I progetti ammissibili devono prevedere investimenti produttivi o attività di sviluppo sperimentale con un elevato livello di maturità tecnologica (TRL ≥ 7), con importi minimi di 3 milioni di euro per gli investimenti e 500.000 euro per la ricerca. Le imprese possono includere anche attività di formazione e, se PMI, servizi di consulenza, purché strettamente connessi al progetto.
L’agevolazione è concessa a fondo perduto, fino a un massimo di 10 milioni di euro per progetto, con intensità di aiuto variabile in base alla dimensione dell’impresa, all’ubicazione e alla tipologia di attività svolta. L’erogazione dei contributi prevede un anticipo del 40% garantito da fideiussione e successivi stati di avanzamento, con saldo finale fino al 20% del contributo concesso.

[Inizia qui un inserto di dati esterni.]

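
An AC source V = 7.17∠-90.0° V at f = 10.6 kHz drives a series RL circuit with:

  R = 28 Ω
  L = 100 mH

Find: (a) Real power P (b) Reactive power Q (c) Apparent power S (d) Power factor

Step 1 — Angular frequency: ω = 2π·f = 2π·1.06e+04 = 6.66e+04 rad/s.
Step 2 — Component impedances:
  R: Z = R = 28 Ω
  L: Z = jωL = j·6.66e+04·0.1 = 0 + j6660 Ω
Step 3 — Series combination: Z_total = R + L = 28 + j6660 Ω = 6660∠89.8° Ω.
Step 4 — Source phasor: V = 7.17∠-90.0° V = 0 - j7.17 V.
Step 5 — Current: I = V / Z = -0.001077 - j4.526e-06 A = 0.001077∠-179.8° A.
Step 6 — Complex power: S = V·I* = 3.245e-05 + j0.007719 VA.
Step 7 — Real power: P = Re(S) = 3.245e-05 W.
Step 8 — Reactive power: Q = Im(S) = 0.007719 VAR.
Step 9 — Apparent power: |S| = 0.007719 VA.
Step 10 — Power factor: PF = P/|S| = 0.004204 (lagging).

(a) P = 3.245e-05 W  (b) Q = 0.007719 VAR  (c) S = 0.007719 VA  (d) PF = 0.004204 (lagging)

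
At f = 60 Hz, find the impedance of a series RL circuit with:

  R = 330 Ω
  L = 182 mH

Step 1 — Angular frequency: ω = 2π·f = 2π·60 = 377 rad/s.
Step 2 — Component impedances:
  R: Z = R = 330 Ω
  L: Z = jωL = j·377·0.182 = 0 + j68.61 Ω
Step 3 — Series combination: Z_total = R + L = 330 + j68.61 Ω = 337.1∠11.7° Ω.

Z = 330 + j68.61 Ω = 337.1∠11.7° Ω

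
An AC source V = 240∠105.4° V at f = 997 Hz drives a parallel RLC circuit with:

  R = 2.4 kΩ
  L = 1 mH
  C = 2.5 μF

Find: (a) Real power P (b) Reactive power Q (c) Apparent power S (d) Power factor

Step 1 — Angular frequency: ω = 2π·f = 2π·997 = 6264 rad/s.
Step 2 — Component impedances:
  R: Z = R = 2400 Ω
  L: Z = jωL = j·6264·0.001 = 0 + j6.264 Ω
  C: Z = 1/(jωC) = -j/(ω·C) = 0 - j63.85 Ω
Step 3 — Parallel combination: 1/Z_total = 1/R + 1/L + 1/C; Z_total = 0.0201 + j6.946 Ω = 6.946∠89.8° Ω.
Step 4 — Source phasor: V = 240∠105.4° V = -63.73 + j231.4 V.
Step 5 — Current: I = V / Z = 33.29 + j9.272 A = 34.55∠15.6° A.
Step 6 — Complex power: S = V·I* = 24 + j8293 VA.
Step 7 — Real power: P = Re(S) = 24 W.
Step 8 — Reactive power: Q = Im(S) = 8293 VAR.
Step 9 — Apparent power: |S| = 8293 VA.
Step 10 — Power factor: PF = P/|S| = 0.002894 (lagging).

(a) P = 24 W  (b) Q = 8293 VAR  (c) S = 8293 VA  (d) PF = 0.002894 (lagging)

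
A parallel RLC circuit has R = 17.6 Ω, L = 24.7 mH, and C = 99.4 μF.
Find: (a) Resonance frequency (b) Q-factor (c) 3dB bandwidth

Step 1 — Resonance: ω₀ = 1/√(LC) = 1/√(0.0247·9.94e-05) = 638.2 rad/s.
Step 2 — f₀ = ω₀/(2π) = 101.6 Hz.
Step 3 — Parallel Q: Q = R/(ω₀L) = 17.6/(638.2·0.0247) = 1.116.
Step 4 — Bandwidth: Δω = ω₀/Q = 571.6 rad/s; BW = Δω/(2π) = 90.97 Hz.

(a) f₀ = 101.6 Hz  (b) Q = 1.116  (c) BW = 90.97 Hz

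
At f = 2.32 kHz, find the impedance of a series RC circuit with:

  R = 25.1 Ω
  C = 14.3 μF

Step 1 — Angular frequency: ω = 2π·f = 2π·2320 = 1.458e+04 rad/s.
Step 2 — Component impedances:
  R: Z = R = 25.1 Ω
  C: Z = 1/(jωC) = -j/(ω·C) = 0 - j4.797 Ω
Step 3 — Series combination: Z_total = R + C = 25.1 - j4.797 Ω = 25.55∠-10.8° Ω.

Z = 25.1 - j4.797 Ω = 25.55∠-10.8° Ω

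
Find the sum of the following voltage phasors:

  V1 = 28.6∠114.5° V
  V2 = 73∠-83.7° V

Step 1 — Convert each phasor to rectangular form:
  V1 = 28.6·(cos(114.5°) + j·sin(114.5°)) = -11.86 + j26.02 V
  V2 = 73·(cos(-83.7°) + j·sin(-83.7°)) = 8.011 - j72.56 V
Step 2 — Sum components: V_total = -3.85 - j46.53 V.
Step 3 — Convert to polar: |V_total| = 46.69 V, ∠V_total = -94.7°.

V_total = 46.69∠-94.7° V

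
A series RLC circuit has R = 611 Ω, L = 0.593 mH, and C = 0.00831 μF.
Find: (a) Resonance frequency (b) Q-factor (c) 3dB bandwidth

Step 1 — Resonance: ω₀ = 1/√(LC) = 1/√(0.000593·8.31e-09) = 4.505e+05 rad/s.
Step 2 — f₀ = ω₀/(2π) = 7.17e+04 Hz.
Step 3 — Series Q: Q = ω₀L/R = 4.505e+05·0.000593/611 = 0.4372.
Step 4 — Bandwidth: Δω = ω₀/Q = 1.03e+06 rad/s; BW = Δω/(2π) = 1.64e+05 Hz.

(a) f₀ = 7.17e+04 Hz  (b) Q = 0.4372  (c) BW = 1.64e+05 Hz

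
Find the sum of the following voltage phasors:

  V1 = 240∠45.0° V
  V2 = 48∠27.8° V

Step 1 — Convert each phasor to rectangular form:
  V1 = 240·(cos(45.0°) + j·sin(45.0°)) = 169.7 + j169.7 V
  V2 = 48·(cos(27.8°) + j·sin(27.8°)) = 42.46 + j22.39 V
Step 2 — Sum components: V_total = 212.2 + j192.1 V.
Step 3 — Convert to polar: |V_total| = 286.2 V, ∠V_total = 42.2°.

V_total = 286.2∠42.2° V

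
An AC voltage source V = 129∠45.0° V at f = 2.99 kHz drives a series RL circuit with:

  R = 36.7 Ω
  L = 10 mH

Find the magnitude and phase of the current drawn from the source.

Step 1 — Angular frequency: ω = 2π·f = 2π·2990 = 1.879e+04 rad/s.
Step 2 — Component impedances:
  R: Z = R = 36.7 Ω
  L: Z = jωL = j·1.879e+04·0.01 = 0 + j187.9 Ω
Step 3 — Series combination: Z_total = R + L = 36.7 + j187.9 Ω = 191.4∠78.9° Ω.
Step 4 — Source phasor: V = 129∠45.0° V = 91.22 + j91.22 V.
Step 5 — Ohm's law: I = V / Z_total = (91.22 + j91.22) / (36.7 + j187.9) = 0.5591 - j0.3763 A.
Step 6 — Convert to polar: |I| = 0.6739 A, ∠I = -33.9°.

I = 0.6739∠-33.9° A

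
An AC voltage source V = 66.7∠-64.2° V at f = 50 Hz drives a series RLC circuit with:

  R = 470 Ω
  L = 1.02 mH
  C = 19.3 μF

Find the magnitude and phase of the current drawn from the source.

Step 1 — Angular frequency: ω = 2π·f = 2π·50 = 314.2 rad/s.
Step 2 — Component impedances:
  R: Z = R = 470 Ω
  L: Z = jωL = j·314.2·0.00102 = 0 + j0.3204 Ω
  C: Z = 1/(jωC) = -j/(ω·C) = 0 - j164.9 Ω
Step 3 — Series combination: Z_total = R + L + C = 470 - j164.6 Ω = 498∠-19.3° Ω.
Step 4 — Source phasor: V = 66.7∠-64.2° V = 29.03 - j60.05 V.
Step 5 — Ohm's law: I = V / Z_total = (29.03 - j60.05) / (470 - j164.6) = 0.09488 - j0.09454 A.
Step 6 — Convert to polar: |I| = 0.1339 A, ∠I = -44.9°.

I = 0.1339∠-44.9° A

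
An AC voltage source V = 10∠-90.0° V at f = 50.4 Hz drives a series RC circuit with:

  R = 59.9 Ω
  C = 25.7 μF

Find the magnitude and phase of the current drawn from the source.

Step 1 — Angular frequency: ω = 2π·f = 2π·50.4 = 316.7 rad/s.
Step 2 — Component impedances:
  R: Z = R = 59.9 Ω
  C: Z = 1/(jωC) = -j/(ω·C) = 0 - j122.9 Ω
Step 3 — Series combination: Z_total = R + C = 59.9 - j122.9 Ω = 136.7∠-64.0° Ω.
Step 4 — Source phasor: V = 10∠-90.0° V = 0 - j10 V.
Step 5 — Ohm's law: I = V / Z_total = (0 - j10) / (59.9 - j122.9) = 0.06576 - j0.03206 A.
Step 6 — Convert to polar: |I| = 0.07316 A, ∠I = -26.0°.

I = 0.07316∠-26.0° A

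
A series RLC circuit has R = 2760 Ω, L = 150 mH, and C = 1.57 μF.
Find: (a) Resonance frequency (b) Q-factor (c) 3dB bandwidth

Step 1 — Resonance: ω₀ = 1/√(LC) = 1/√(0.15·1.57e-06) = 2061 rad/s.
Step 2 — f₀ = ω₀/(2π) = 328 Hz.
Step 3 — Series Q: Q = ω₀L/R = 2061·0.15/2760 = 0.112.
Step 4 — Bandwidth: Δω = ω₀/Q = 1.84e+04 rad/s; BW = Δω/(2π) = 2928 Hz.

(a) f₀ = 328 Hz  (b) Q = 0.112  (c) BW = 2928 Hz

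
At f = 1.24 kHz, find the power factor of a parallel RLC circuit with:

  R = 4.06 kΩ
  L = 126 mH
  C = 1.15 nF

Step 1 — Angular frequency: ω = 2π·f = 2π·1240 = 7791 rad/s.
Step 2 — Component impedances:
  R: Z = R = 4060 Ω
  L: Z = jωL = j·7791·0.126 = 0 + j981.7 Ω
  C: Z = 1/(jωC) = -j/(ω·C) = 0 - j1.116e+05 Ω
Step 3 — Parallel combination: 1/Z_total = 1/R + 1/L + 1/C; Z_total = 228 + j934.8 Ω = 962.2∠76.3° Ω.
Step 4 — Power factor: PF = cos(φ) = Re(Z)/|Z| = 228/962.2 = 0.237.
Step 5 — Type: Im(Z) = 934.8 ⇒ lagging (phase φ = 76.3°).

PF = 0.237 (lagging, φ = 76.3°)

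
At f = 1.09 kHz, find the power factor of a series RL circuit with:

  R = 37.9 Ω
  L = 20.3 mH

Step 1 — Angular frequency: ω = 2π·f = 2π·1090 = 6849 rad/s.
Step 2 — Component impedances:
  R: Z = R = 37.9 Ω
  L: Z = jωL = j·6849·0.0203 = 0 + j139 Ω
Step 3 — Series combination: Z_total = R + L = 37.9 + j139 Ω = 144.1∠74.8° Ω.
Step 4 — Power factor: PF = cos(φ) = Re(Z)/|Z| = 37.9/144.1 = 0.263.
Step 5 — Type: Im(Z) = 139 ⇒ lagging (phase φ = 74.8°).

PF = 0.263 (lagging, φ = 74.8°)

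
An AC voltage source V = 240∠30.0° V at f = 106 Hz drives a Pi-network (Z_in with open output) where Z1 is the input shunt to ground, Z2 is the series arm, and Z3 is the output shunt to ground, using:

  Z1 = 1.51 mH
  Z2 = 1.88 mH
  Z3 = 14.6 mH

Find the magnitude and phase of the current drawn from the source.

Step 1 — Angular frequency: ω = 2π·f = 2π·106 = 666 rad/s.
Step 2 — Component impedances:
  Z1: Z = jωL = j·666·0.00151 = 0 + j1.006 Ω
  Z2: Z = jωL = j·666·0.00188 = 0 + j1.252 Ω
  Z3: Z = jωL = j·666·0.0146 = 0 + j9.724 Ω
Step 3 — With open output, the series arm Z2 and the output shunt Z3 appear in series to ground: Z2 + Z3 = 0 + j10.98 Ω.
Step 4 — Parallel with input shunt Z1: Z_in = Z1 || (Z2 + Z3) = 0 + j0.9213 Ω = 0.9213∠90.0° Ω.
Step 5 — Source phasor: V = 240∠30.0° V = 207.8 + j120 V.
Step 6 — Ohm's law: I = V / Z_total = (207.8 + j120) / (0 + j0.9213) = 130.3 - j225.6 A.
Step 7 — Convert to polar: |I| = 260.5 A, ∠I = -60.0°.

I = 260.5∠-60.0° A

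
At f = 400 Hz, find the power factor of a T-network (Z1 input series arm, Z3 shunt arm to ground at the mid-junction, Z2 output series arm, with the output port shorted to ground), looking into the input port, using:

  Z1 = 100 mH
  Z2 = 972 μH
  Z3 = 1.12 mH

Step 1 — Angular frequency: ω = 2π·f = 2π·400 = 2513 rad/s.
Step 2 — Component impedances:
  Z1: Z = jωL = j·2513·0.1 = 0 + j251.3 Ω
  Z2: Z = jωL = j·2513·0.000972 = 0 + j2.443 Ω
  Z3: Z = jωL = j·2513·0.00112 = 0 + j2.815 Ω
Step 3 — With the output port shorted to ground, the output series arm Z2 runs from the junction to ground; the shunt arm Z3 also runs from the junction to ground. They appear in parallel: Z3 || Z2 = 0 + j1.308 Ω.
Step 4 — Series with input arm Z1: Z_in = Z1 + (Z3 || Z2) = 0 + j252.6 Ω = 252.6∠90.0° Ω.
Step 5 — Power factor: PF = cos(φ) = Re(Z)/|Z| = 0/252.6 = 0.
Step 6 — Type: Im(Z) = 252.6 ⇒ lagging (phase φ = 90.0°).

PF = 0 (lagging, φ = 90.0°)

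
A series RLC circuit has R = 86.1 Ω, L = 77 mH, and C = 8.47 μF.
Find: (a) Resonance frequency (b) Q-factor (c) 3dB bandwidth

Step 1 — Resonance: ω₀ = 1/√(LC) = 1/√(0.077·8.47e-06) = 1238 rad/s.
Step 2 — f₀ = ω₀/(2π) = 197.1 Hz.
Step 3 — Series Q: Q = ω₀L/R = 1238·0.077/86.1 = 1.107.
Step 4 — Bandwidth: Δω = ω₀/Q = 1118 rad/s; BW = Δω/(2π) = 178 Hz.

(a) f₀ = 197.1 Hz  (b) Q = 1.107  (c) BW = 178 Hz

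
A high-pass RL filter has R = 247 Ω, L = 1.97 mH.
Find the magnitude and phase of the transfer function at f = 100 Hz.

Step 1 — Angular frequency: ω = 2π·100 = 628.3 rad/s.
Step 2 — Transfer function: H(jω) = jωL/(R + jωL).
Step 3 — Numerator jωL = j·1.238; denominator R + jωL = 247 + j1.238.
Step 4 — H = 2.511e-05 + j0.005011.
Step 5 — Magnitude: |H| = 0.005011 (-46.0 dB); phase: φ = 89.7°.

|H| = 0.005011 (-46.0 dB), φ = 89.7°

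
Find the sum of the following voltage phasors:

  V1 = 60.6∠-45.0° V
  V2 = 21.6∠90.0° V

Step 1 — Convert each phasor to rectangular form:
  V1 = 60.6·(cos(-45.0°) + j·sin(-45.0°)) = 42.85 - j42.85 V
  V2 = 21.6·(cos(90.0°) + j·sin(90.0°)) = 0 + j21.6 V
Step 2 — Sum components: V_total = 42.85 - j21.25 V.
Step 3 — Convert to polar: |V_total| = 47.83 V, ∠V_total = -26.4°.

V_total = 47.83∠-26.4° V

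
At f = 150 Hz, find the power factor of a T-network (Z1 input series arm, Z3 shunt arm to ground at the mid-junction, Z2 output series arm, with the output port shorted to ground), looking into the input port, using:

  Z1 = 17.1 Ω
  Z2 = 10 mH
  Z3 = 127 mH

Step 1 — Angular frequency: ω = 2π·f = 2π·150 = 942.5 rad/s.
Step 2 — Component impedances:
  Z1: Z = R = 17.1 Ω
  Z2: Z = jωL = j·942.5·0.01 = 0 + j9.425 Ω
  Z3: Z = jωL = j·942.5·0.127 = 0 + j119.7 Ω
Step 3 — With the output port shorted to ground, the output series arm Z2 runs from the junction to ground; the shunt arm Z3 also runs from the junction to ground. They appear in parallel: Z3 || Z2 = 0 + j8.737 Ω.
Step 4 — Series with input arm Z1: Z_in = Z1 + (Z3 || Z2) = 17.1 + j8.737 Ω = 19.2∠27.1° Ω.
Step 5 — Power factor: PF = cos(φ) = Re(Z)/|Z| = 17.1/19.203 = 0.8905.
Step 6 — Type: Im(Z) = 8.737 ⇒ lagging (phase φ = 27.1°).

PF = 0.8905 (lagging, φ = 27.1°)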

I progetti devono essere completati entro 24 o 36 mesi, e comunque non oltre il 31 marzo 2029, le istanze di partecipazione possono essere presentate dal 17 luglio 2025 al 5 marzo 2026. Le iniziative vengono valutate da una commissione in base all’innovatività, al modello di business, alla sostenibilità finanziaria e ambientale, con punteggi premiali per la presenza di certificazioni ambientali e di parità di genere.